Francis Bacon (died 1626) reminded us: "Men in great places are thrice servants: Servants of the sovereign or state, servants of fame, and servants of business: so they have no freedom, neither in their persons, nor in their actions, nor in their times. It is a strange desire to seek power and to lose liberty; or to seek power over others, and lose power over a man's self".

Henry Fielding (d. 1754) wrote An Essay on Nothing, arguing that there was nothing falser than the old proverb that Shakespeare translated as Nothing comes from nothing. (Which Julie Andrews later immortalised in The Sound of Music. Interestingly Indian philosophy celebrates fullness rather than nothingness with the unique Purnamadah Purnamidam opening lines of the Isha Upanishad: That is full, this is full. From that fullness, this fullness removed or added, fullness remains).
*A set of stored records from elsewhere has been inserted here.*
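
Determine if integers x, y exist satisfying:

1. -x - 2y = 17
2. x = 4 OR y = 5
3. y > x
Yes

Take x = -27, y = 5. Substituting into each constraint:
  (1) 27 - 2(5) = 17 ✓
  (2) y = 5, target 5 ✓ (second branch holds)
  (3) 5 > -27 ✓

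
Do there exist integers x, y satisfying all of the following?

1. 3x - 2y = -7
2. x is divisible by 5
Yes

Take x = 5, y = 11. Substituting into each constraint:
  (1) 3(5) - 2(11) = -7 ✓
  (2) 5 = 5 × 1, remainder 0 ✓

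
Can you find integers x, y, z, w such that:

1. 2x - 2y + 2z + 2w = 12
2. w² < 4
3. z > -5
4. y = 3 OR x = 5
Yes

Take x = 8, y = 3, z = 0, w = 1. Substituting into each constraint:
  (1) 2(8) - 2(3) + 2(0) + 2(1) = 12 ✓
  (2) w² = (1)² = 1, and 1 < 4 ✓
  (3) 0 > -5 ✓
  (4) y = 3, target 3 ✓ (first branch holds)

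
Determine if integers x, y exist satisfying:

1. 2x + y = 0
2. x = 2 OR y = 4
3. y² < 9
No

The full constraint system is jointly infeasible over the integers. Each constraint and what it forces:

  - 2x + y = 0: is a linear equation tying the variables together
  - x = 2 OR y = 4: forces a choice: either x = 2 or y = 4
  - y² < 9: restricts y to |y| ≤ 2

Split on the disjunction (x = 2 OR y = 4):
  • If x = 2: the equation forces y = -4, but y² < 9 requires |y| ≤ 2.
  • If y = 4: this contradicts y² < 9, which requires |y| ≤ 2.
Both branches are infeasible, so the system has no integer solution.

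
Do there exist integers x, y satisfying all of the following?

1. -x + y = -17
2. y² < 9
Yes

Take x = 17, y = 0. Substituting into each constraint:
  (1) (-17) + 0 = -17 ✓
  (2) y² = (0)² = 0, and 0 < 9 ✓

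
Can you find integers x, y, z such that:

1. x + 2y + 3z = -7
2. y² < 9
Yes

Take x = 2, y = 0, z = -3. Substituting into each constraint:
  (1) 2 + 2(0) + 3(-3) = -7 ✓
  (2) y² = (0)² = 0, and 0 < 9 ✓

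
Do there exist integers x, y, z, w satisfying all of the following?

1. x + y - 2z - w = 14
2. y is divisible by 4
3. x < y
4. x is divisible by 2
Yes

Take x = -2, y = 0, z = 1, w = -18. Substituting into each constraint:
  (1) (-2) + 0 - 2(1) + 18 = 14 ✓
  (2) 0 = 4 × 0, remainder 0 ✓
  (3) -2 < 0 ✓
  (4) -2 = 2 × -1, remainder 0 ✓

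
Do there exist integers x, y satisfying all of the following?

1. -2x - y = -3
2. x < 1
Yes

Take x = 0, y = 3. Substituting into each constraint:
  (1) -2(0) + (-3) = -3 ✓
  (2) 0 < 1 ✓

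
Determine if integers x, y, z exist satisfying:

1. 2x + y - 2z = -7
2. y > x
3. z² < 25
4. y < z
Yes

Take x = -2, y = 1, z = 2. Substituting into each constraint:
  (1) 2(-2) + 1 - 2(2) = -7 ✓
  (2) 1 > -2 ✓
  (3) z² = (2)² = 4, and 4 < 25 ✓
  (4) 1 < 2 ✓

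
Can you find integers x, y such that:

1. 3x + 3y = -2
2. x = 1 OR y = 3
No

Even the single constraint (3x + 3y = -2) is infeasible over the integers.

  - 3x + 3y = -2: every term on the left is divisible by 3, so the LHS ≡ 0 (mod 3), but the RHS -2 is not — no integer solution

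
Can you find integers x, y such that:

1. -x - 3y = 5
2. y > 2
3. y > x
Yes

Take x = -14, y = 3. Substituting into each constraint:
  (1) 14 - 3(3) = 5 ✓
  (2) 3 > 2 ✓
  (3) 3 > -14 ✓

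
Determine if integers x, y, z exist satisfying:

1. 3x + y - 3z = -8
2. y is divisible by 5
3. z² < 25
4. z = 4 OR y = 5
Yes

Take x = -2, y = 10, z = 4. Substituting into each constraint:
  (1) 3(-2) + 10 - 3(4) = -8 ✓
  (2) 10 = 5 × 2, remainder 0 ✓
  (3) z² = (4)² = 16, and 16 < 25 ✓
  (4) z = 4, target 4 ✓ (first branch holds)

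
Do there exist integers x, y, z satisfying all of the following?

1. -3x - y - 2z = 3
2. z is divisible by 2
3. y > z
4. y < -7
Yes

Take x = 10, y = -9, z = -12. Substituting into each constraint:
  (1) -3(10) + 9 - 2(-12) = 3 ✓
  (2) -12 = 2 × -6, remainder 0 ✓
  (3) -9 > -12 ✓
  (4) -9 < -7 ✓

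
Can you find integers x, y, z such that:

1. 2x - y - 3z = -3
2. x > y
Yes

Take x = 2, y = 1, z = 2. Substituting into each constraint:
  (1) 2(2) + (-1) - 3(2) = -3 ✓
  (2) 2 > 1 ✓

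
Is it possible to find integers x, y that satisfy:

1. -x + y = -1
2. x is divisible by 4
Yes

Take x = 0, y = -1. Substituting into each constraint:
  (1) 0 + (-1) = -1 ✓
  (2) 0 = 4 × 0, remainder 0 ✓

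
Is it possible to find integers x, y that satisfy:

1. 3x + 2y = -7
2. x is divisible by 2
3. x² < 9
No

A contradictory subset is {3x + 2y = -7, x is divisible by 2}. No integer assignment can satisfy these jointly:

  - 3x + 2y = -7: is a linear equation tying the variables together
  - x is divisible by 2: restricts x to multiples of 2

Modular obstruction: writing x = 2x', every remaining term of the linear equation is divisible by 2, so the left side is ≡ 0 (mod 2); but the right side -7 ≡ 1 (mod 2). No integers can satisfy it.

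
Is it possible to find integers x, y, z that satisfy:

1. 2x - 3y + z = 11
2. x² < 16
Yes

Take x = 0, y = 0, z = 11. Substituting into each constraint:
  (1) 2(0) - 3(0) + 11 = 11 ✓
  (2) x² = (0)² = 0, and 0 < 16 ✓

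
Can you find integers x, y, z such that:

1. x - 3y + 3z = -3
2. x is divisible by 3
Yes

Take x = 0, y = 1, z = 0. Substituting into each constraint:
  (1) 0 - 3(1) + 3(0) = -3 ✓
  (2) 0 = 3 × 0, remainder 0 ✓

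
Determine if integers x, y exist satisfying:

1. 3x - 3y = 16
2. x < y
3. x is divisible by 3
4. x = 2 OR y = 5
No

Even the single constraint (3x - 3y = 16) is infeasible over the integers.

  - 3x - 3y = 16: every term on the left is divisible by 3, so the LHS ≡ 0 (mod 3), but the RHS 16 is not — no integer solution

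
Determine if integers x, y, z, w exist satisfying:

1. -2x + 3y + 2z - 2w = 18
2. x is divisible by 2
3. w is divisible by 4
Yes

Take x = 0, y = 0, z = 9, w = 0. Substituting into each constraint:
  (1) -2(0) + 3(0) + 2(9) - 2(0) = 18 ✓
  (2) 0 = 2 × 0, remainder 0 ✓
  (3) 0 = 4 × 0, remainder 0 ✓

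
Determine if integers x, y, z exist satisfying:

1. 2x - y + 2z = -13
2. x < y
Yes

Take x = 0, y = 1, z = -6. Substituting into each constraint:
  (1) 2(0) + (-1) + 2(-6) = -13 ✓
  (2) 0 < 1 ✓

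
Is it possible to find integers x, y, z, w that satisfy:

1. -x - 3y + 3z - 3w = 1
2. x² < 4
Yes

Take x = -1, y = 0, z = 0, w = 0. Substituting into each constraint:
  (1) 1 - 3(0) + 3(0) - 3(0) = 1 ✓
  (2) x² = (-1)² = 1, and 1 < 4 ✓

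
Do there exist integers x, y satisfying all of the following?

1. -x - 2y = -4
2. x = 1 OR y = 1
Yes

Take x = 2, y = 1. Substituting into each constraint:
  (1) (-2) - 2(1) = -4 ✓
  (2) y = 1, target 1 ✓ (second branch holds)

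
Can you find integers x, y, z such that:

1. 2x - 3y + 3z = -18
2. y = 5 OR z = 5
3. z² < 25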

Fielding postulates that in fact Nothing proceeds from everything and that the wise man must regard Nothing with awe and admiration "for then we won't be cheated. The virtuous, wise and learned may then be unconcerned at all the changes of ministries and government; since they may be well satisfied that ministers of the state are rogues themselves, and have inferior knavish tools, to bribe and reward, true virtue, wisdom, learning, wit and integrity will most certainly bring their possessors - Nothing".
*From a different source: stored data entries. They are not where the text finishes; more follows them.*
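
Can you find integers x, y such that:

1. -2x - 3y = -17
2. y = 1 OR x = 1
Yes

Take x = 1, y = 5. Substituting into each constraint:
  (1) -2(1) - 3(5) = -17 ✓
  (2) x = 1, target 1 ✓ (second branch holds)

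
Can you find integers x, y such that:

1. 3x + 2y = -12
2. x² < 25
Yes

Take x = 0, y = -6. Substituting into each constraint:
  (1) 3(0) + 2(-6) = -12 ✓
  (2) x² = (0)² = 0, and 0 < 25 ✓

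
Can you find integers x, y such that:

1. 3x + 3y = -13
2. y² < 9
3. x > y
No

Even the single constraint (3x + 3y = -13) is infeasible over the integers.

  - 3x + 3y = -13: every term on the left is divisible by 3, so the LHS ≡ 0 (mod 3), but the RHS -13 is not — no integer solution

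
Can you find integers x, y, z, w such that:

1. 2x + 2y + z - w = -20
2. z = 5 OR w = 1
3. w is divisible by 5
Yes

Take x = -3, y = -12, z = 5, w = -5. Substituting into each constraint:
  (1) 2(-3) + 2(-12) + 5 + 5 = -20 ✓
  (2) z = 5, target 5 ✓ (first branch holds)
  (3) -5 = 5 × -1, remainder 0 ✓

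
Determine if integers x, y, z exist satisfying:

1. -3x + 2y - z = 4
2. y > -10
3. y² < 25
Yes

Take x = -2, y = 0, z = 2. Substituting into each constraint:
  (1) -3(-2) + 2(0) + (-2) = 4 ✓
  (2) 0 > -10 ✓
  (3) y² = (0)² = 0, and 0 < 25 ✓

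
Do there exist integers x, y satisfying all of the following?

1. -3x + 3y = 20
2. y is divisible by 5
No

Even the single constraint (-3x + 3y = 20) is infeasible over the integers.

  - -3x + 3y = 20: every term on the left is divisible by 3, so the LHS ≡ 0 (mod 3), but the RHS 20 is not — no integer solution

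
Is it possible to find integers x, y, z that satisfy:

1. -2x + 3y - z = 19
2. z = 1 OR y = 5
Yes

Take x = -2, y = 5, z = 0. Substituting into each constraint:
  (1) -2(-2) + 3(5) + 0 = 19 ✓
  (2) y = 5, target 5 ✓ (second branch holds)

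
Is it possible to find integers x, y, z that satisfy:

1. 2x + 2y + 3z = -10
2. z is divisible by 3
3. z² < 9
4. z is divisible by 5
Yes

Take x = 0, y = -5, z = 0. Substituting into each constraint:
  (1) 2(0) + 2(-5) + 3(0) = -10 ✓
  (2) 0 = 3 × 0, remainder 0 ✓
  (3) z² = (0)² = 0, and 0 < 9 ✓
  (4) 0 = 5 × 0, remainder 0 ✓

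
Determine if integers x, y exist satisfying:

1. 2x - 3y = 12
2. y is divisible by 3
Yes

Take x = 6, y = 0. Substituting into each constraint:
  (1) 2(6) - 3(0) = 12 ✓
  (2) 0 = 3 × 0, remainder 0 ✓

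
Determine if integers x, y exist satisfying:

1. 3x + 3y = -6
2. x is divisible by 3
Yes

Take x = 0, y = -2. Substituting into each constraint:
  (1) 3(0) + 3(-2) = -6 ✓
  (2) 0 = 3 × 0, remainder 0 ✓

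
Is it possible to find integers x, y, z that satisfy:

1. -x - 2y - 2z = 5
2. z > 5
Yes

Take x = -17, y = 0, z = 6. Substituting into each constraint:
  (1) 17 - 2(0) - 2(6) = 5 ✓
  (2) 6 > 5 ✓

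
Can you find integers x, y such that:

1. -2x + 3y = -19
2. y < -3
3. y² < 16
No

A contradictory subset is {y < -3, y² < 16}. No integer assignment can satisfy these jointly:

  - y < -3: bounds one variable relative to a constant
  - y² < 16: restricts y to |y| ≤ 3

Direct contradiction: the bounds on y require y ≥ -3 and y ≤ -4 simultaneously, which is empty.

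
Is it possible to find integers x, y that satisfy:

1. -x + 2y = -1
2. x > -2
Yes

Take x = 1, y = 0. Substituting into each constraint:
  (1) (-1) + 2(0) = -1 ✓
  (2) 1 > -2 ✓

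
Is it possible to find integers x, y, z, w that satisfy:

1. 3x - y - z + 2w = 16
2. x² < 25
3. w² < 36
Yes

Take x = 4, y = 0, z = 0, w = 2. Substituting into each constraint:
  (1) 3(4) + 0 + 0 + 2(2) = 16 ✓
  (2) x² = (4)² = 16, and 16 < 25 ✓
  (3) w² = (2)² = 4, and 4 < 36 ✓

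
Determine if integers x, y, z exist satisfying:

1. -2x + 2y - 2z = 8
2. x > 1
Yes

Take x = 2, y = 6, z = 0. Substituting into each constraint:
  (1) -2(2) + 2(6) - 2(0) = 8 ✓
  (2) 2 > 1 ✓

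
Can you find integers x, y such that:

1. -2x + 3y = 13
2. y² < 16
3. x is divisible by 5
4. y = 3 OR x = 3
No

A contradictory subset is {-2x + 3y = 13, x is divisible by 5, y = 3 OR x = 3}. No integer assignment can satisfy these jointly:

  - -2x + 3y = 13: is a linear equation tying the variables together
  - x is divisible by 5: restricts x to multiples of 5
  - y = 3 OR x = 3: forces a choice: either y = 3 or x = 3

Split on the disjunction (y = 3 OR x = 3):
  • If y = 3: with y = 3, writing x = 5x', every remaining term of the linear equation is divisible by 10, so the left side is ≡ 0 (mod 10); but the right side 4 ≡ 4 (mod 10). No integers can satisfy it.
  • If x = 3: this contradicts the divisibility constraint — 3 is not a multiple of 5.
Both branches are infeasible, so the system has no integer solution.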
T. N. Madan, (b. 1933) internationally honoured sociologist, delivered a lecture in Boston in 1987. Choosing the theme, The Prospects of Secularism in India, he said: "I submit that in the prevailing circumstances secularism in South Asia as a generally shared credo of life is impossible, as a basis of state action impracticable, and as a blueprint for foreseable future impotent. It is impossible as a credo of life because the great majority of the people of South Asia are in their own eyes active adherents of some religious faith. It is impracticable as a basis for state action either because Buddhism and Islam have been declared state or state-protected religions or because strands of religious neutrality or equidistance is difficult to maintain since religious minorities do not share the majority's view of what this entails for the state. And it is impotent as a blueprint for future because, by its very nature, it is incapable of countering religious fundamentalism and fanaticism."
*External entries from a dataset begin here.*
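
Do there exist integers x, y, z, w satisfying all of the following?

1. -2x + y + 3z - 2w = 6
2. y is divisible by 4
Yes

Take x = -3, y = 0, z = 0, w = 0. Substituting into each constraint:
  (1) -2(-3) + 0 + 3(0) - 2(0) = 6 ✓
  (2) 0 = 4 × 0, remainder 0 ✓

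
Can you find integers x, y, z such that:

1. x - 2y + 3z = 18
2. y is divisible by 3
Yes

Take x = 18, y = 0, z = 0. Substituting into each constraint:
  (1) 18 - 2(0) + 3(0) = 18 ✓
  (2) 0 = 3 × 0, remainder 0 ✓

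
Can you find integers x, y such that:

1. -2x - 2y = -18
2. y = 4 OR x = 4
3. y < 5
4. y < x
Yes

Take x = 5, y = 4. Substituting into each constraint:
  (1) -2(5) - 2(4) = -18 ✓
  (2) y = 4, target 4 ✓ (first branch holds)
  (3) 4 < 5 ✓
  (4) 4 < 5 ✓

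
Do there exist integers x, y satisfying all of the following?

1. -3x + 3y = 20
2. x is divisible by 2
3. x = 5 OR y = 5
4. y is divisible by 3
No

Even the single constraint (-3x + 3y = 20) is infeasible over the integers.

  - -3x + 3y = 20: every term on the left is divisible by 3, so the LHS ≡ 0 (mod 3), but the RHS 20 is not — no integer solution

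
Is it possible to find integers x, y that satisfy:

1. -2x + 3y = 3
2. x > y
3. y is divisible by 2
No

A contradictory subset is {-2x + 3y = 3, y is divisible by 2}. No integer assignment can satisfy these jointly:

  - -2x + 3y = 3: is a linear equation tying the variables together
  - y is divisible by 2: restricts y to multiples of 2

Modular obstruction: writing y = 2y', every remaining term of the linear equation is divisible by 2, so the left side is ≡ 0 (mod 2); but the right side 3 ≡ 1 (mod 2). No integers can satisfy it.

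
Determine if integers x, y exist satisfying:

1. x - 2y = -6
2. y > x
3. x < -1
Yes

Take x = -6, y = 0. Substituting into each constraint:
  (1) (-6) - 2(0) = -6 ✓
  (2) 0 > -6 ✓
  (3) -6 < -1 ✓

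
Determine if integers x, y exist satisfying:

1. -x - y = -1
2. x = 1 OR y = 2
Yes

Take x = -1, y = 2. Substituting into each constraint:
  (1) 1 + (-2) = -1 ✓
  (2) y = 2, target 2 ✓ (second branch holds)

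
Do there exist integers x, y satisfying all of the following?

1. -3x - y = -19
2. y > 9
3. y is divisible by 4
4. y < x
No

A contradictory subset is {-3x - y = -19, y > 9, y < x}. No integer assignment can satisfy these jointly:

  - -3x - y = -19: is a linear equation tying the variables together
  - y > 9: bounds one variable relative to a constant
  - y < x: bounds one variable relative to another variable

Propagating the comparison: x > y and y ≥ 10 give x ≥ 11. Range argument: with x ∈ [11, ∞], y ∈ [10, ∞], the left side of the equation is at most -43, but the right side is -19 > -43. No integer solution exists.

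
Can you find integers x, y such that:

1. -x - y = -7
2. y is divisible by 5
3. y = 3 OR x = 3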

Jayaprakash Narayan, the eternal socialist, do-gooder and dreamer, did not share Mahatma Gandhi's interest in mixing politics with the traditions of religion. He was closer to Jawaharlal Nehru, the prime promoter of secularism, in this respect. However, he visited an RSS training camp in Patna in 1977. Speaking there, JP referred to Hinduism's catholicity, how "those who put faith in Vedas and even those who decry them are [accepted as] Hindus. In fact the word Hindu is not an ancient one and is not found in any of the ancient books. It was other people who spoke 's' as 'h' and 'Sind' as 'Hind' who called us Hindu. In fact it had nothing to do with any religion and had only a geographical connotation."

Finally some sobering words from one of the greatest philosophers and controversialists of the 20th century, C.E.M. Joad (d.1953). Arguing that fascism bases itself on the idealist concept of the state according to which "the being of the state is a moral being", Joad quotes Wagner, the Bavarian Minister of the Interior, as saying: "What Hitler decides is right and will remain eternally right. Whatever is useful to the German people is right; whatever is harmful is wrong". Joad concludes: "Not only is the state not bound by the morality of which it is itself the source in its relations with its own citizens; it is exempt from moral obligations in its dealings with other states".

In short, idealism is harmful, secularism is impossible, Nothing is Everything, and those who get power lose their liberty. Strange world, strange humans.